Ticket answers not helpful

A customer contacted me today about some emails she sent that got returned. She was sending from an AOL account to email addresses hosted through my reseller account. I couldn't see anything obvious, so I created a ticket and forwarded the "returned mail" messages to support. I asked for a reason for these messages to be returned. From the messsages it looked like a time-out issue with mail4 server.

The answer I recieved from support was:
"Can you please try it once again and let us know if the issue persists."

Is that what I'm supposed to tell my client? She wants to know why emails aren't getting through, and I'm supposed to say,"Try it again!"?

When a reseller is dealing with customers, and we ask for explanations to pass on, is that too much to expect? We're trying to maintain trust and confidence, so just telling them "Try again" makes us sound like we don't know what's going on.
 
Good Oyster,

See the status forum about rDNS down yesterday, since AOL enforces all to have an rDNS reply if it was sent yesterday between 2pmish and about 4am this morning rDNS would not be replying for cluster1 on most mail servers.

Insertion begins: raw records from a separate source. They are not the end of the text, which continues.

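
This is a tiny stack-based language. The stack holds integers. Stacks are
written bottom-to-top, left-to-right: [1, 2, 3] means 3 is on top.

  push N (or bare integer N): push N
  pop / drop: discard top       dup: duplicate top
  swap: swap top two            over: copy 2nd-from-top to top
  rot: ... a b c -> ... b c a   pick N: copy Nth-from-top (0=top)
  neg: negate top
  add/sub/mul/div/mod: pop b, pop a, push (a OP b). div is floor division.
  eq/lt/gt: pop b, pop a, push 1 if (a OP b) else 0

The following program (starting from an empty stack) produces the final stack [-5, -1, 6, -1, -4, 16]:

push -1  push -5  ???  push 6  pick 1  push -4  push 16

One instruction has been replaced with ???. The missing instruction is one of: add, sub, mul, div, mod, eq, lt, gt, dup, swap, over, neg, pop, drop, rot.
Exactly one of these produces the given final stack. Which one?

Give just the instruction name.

Answer: swap

Derivation:
Stack before ???: [-1, -5]
Stack after ???:  [-5, -1]
The instruction that transforms [-1, -5] -> [-5, -1] is: swap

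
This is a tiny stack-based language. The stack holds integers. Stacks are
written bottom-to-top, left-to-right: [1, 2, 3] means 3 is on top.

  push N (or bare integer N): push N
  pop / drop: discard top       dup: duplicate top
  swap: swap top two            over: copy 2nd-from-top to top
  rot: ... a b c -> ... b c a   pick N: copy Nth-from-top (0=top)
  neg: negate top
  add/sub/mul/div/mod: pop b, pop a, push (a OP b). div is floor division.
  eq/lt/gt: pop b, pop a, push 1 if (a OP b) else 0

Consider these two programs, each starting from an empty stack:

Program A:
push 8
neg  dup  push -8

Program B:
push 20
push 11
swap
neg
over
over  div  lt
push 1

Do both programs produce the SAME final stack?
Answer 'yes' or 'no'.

Program A trace:
  After 'push 8': [8]
  After 'neg': [-8]
  After 'dup': [-8, -8]
  After 'push -8': [-8, -8, -8]
Program A final stack: [-8, -8, -8]

Program B trace:
  After 'push 20': [20]
  After 'push 11': [20, 11]
  After 'swap': [11, 20]
  After 'neg': [11, -20]
  After 'over': [11, -20, 11]
  After 'over': [11, -20, 11, -20]
  After 'div': [11, -20, -1]
  After 'lt': [11, 1]
  After 'push 1': [11, 1, 1]
Program B final stack: [11, 1, 1]
Same: no

Answer: no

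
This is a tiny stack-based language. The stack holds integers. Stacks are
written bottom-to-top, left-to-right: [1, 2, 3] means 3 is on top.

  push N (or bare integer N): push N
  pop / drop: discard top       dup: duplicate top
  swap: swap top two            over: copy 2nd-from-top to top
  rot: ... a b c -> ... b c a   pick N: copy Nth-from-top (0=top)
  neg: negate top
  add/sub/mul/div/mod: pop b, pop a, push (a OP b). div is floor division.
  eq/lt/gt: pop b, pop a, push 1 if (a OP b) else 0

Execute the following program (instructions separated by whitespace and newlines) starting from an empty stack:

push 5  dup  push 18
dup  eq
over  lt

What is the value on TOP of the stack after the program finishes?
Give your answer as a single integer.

After 'push 5': [5]
After 'dup': [5, 5]
After 'push 18': [5, 5, 18]
After 'dup': [5, 5, 18, 18]
After 'eq': [5, 5, 1]
After 'over': [5, 5, 1, 5]
After 'lt': [5, 5, 1]

Answer: 1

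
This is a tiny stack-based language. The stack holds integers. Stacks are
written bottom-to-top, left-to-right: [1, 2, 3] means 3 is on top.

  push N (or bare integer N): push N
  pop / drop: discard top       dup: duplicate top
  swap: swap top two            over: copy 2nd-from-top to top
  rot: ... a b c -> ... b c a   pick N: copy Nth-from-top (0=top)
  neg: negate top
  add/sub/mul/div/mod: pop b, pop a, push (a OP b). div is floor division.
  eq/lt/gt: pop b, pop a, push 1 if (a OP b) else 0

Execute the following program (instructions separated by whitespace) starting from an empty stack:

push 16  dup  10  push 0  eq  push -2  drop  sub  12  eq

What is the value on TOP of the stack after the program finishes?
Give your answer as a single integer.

After 'push 16': [16]
After 'dup': [16, 16]
After 'push 10': [16, 16, 10]
After 'push 0': [16, 16, 10, 0]
After 'eq': [16, 16, 0]
After 'push -2': [16, 16, 0, -2]
After 'drop': [16, 16, 0]
After 'sub': [16, 16]
After 'push 12': [16, 16, 12]
After 'eq': [16, 0]

Answer: 0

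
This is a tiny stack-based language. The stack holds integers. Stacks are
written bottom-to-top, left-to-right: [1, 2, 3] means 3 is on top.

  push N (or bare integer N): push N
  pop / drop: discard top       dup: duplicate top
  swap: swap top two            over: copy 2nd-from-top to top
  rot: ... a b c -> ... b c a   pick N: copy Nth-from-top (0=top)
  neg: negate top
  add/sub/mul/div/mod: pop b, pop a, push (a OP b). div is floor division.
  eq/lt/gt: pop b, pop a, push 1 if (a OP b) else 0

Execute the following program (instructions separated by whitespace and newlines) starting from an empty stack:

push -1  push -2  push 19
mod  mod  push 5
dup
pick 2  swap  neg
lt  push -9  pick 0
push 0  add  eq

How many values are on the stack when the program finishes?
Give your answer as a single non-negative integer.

Answer: 4

Derivation:
After 'push -1': stack = [-1] (depth 1)
After 'push -2': stack = [-1, -2] (depth 2)
After 'push 19': stack = [-1, -2, 19] (depth 3)
After 'mod': stack = [-1, 17] (depth 2)
After 'mod': stack = [16] (depth 1)
After 'push 5': stack = [16, 5] (depth 2)
After 'dup': stack = [16, 5, 5] (depth 3)
After 'pick 2': stack = [16, 5, 5, 16] (depth 4)
After 'swap': stack = [16, 5, 16, 5] (depth 4)
After 'neg': stack = [16, 5, 16, -5] (depth 4)
After 'lt': stack = [16, 5, 0] (depth 3)
After 'push -9': stack = [16, 5, 0, -9] (depth 4)
After 'pick 0': stack = [16, 5, 0, -9, -9] (depth 5)
After 'push 0': stack = [16, 5, 0, -9, -9, 0] (depth 6)
After 'add': stack = [16, 5, 0, -9, -9] (depth 5)
After 'eq': stack = [16, 5, 0, 1] (depth 4)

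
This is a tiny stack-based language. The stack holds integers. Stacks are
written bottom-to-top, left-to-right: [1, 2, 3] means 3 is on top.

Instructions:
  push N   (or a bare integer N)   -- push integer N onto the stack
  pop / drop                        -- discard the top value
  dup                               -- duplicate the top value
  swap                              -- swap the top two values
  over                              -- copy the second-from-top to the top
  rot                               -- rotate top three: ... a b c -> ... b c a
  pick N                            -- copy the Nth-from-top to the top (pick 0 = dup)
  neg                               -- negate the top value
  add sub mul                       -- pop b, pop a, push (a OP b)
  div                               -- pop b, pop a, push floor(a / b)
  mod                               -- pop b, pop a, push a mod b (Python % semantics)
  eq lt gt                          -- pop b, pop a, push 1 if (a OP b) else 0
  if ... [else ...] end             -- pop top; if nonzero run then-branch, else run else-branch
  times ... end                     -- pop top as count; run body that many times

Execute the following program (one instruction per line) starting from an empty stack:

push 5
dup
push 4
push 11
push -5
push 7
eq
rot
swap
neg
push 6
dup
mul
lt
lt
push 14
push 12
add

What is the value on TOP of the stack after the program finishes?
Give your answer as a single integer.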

This is not an issue for most ISPs to have a tempfail on rDNS but for AOL it is, and AOL would reject.

The IP provider of those IPs replaced their server last night after it failed for the 2nd time in about a week.

In this case, simply resending the mail is the proper action.
 
Thanks for the explanation. So AOL requires rDNS from the receiving server on outgoing emails, not just from the sending server for incoming? And it sees the lack of rDNS response as a timeout?

Anyway, my reason for posting still stands. Tech support could have included something as simple as "our rDNS for that mail server was down yesterday when these emails were sent", and that would have been more helpful.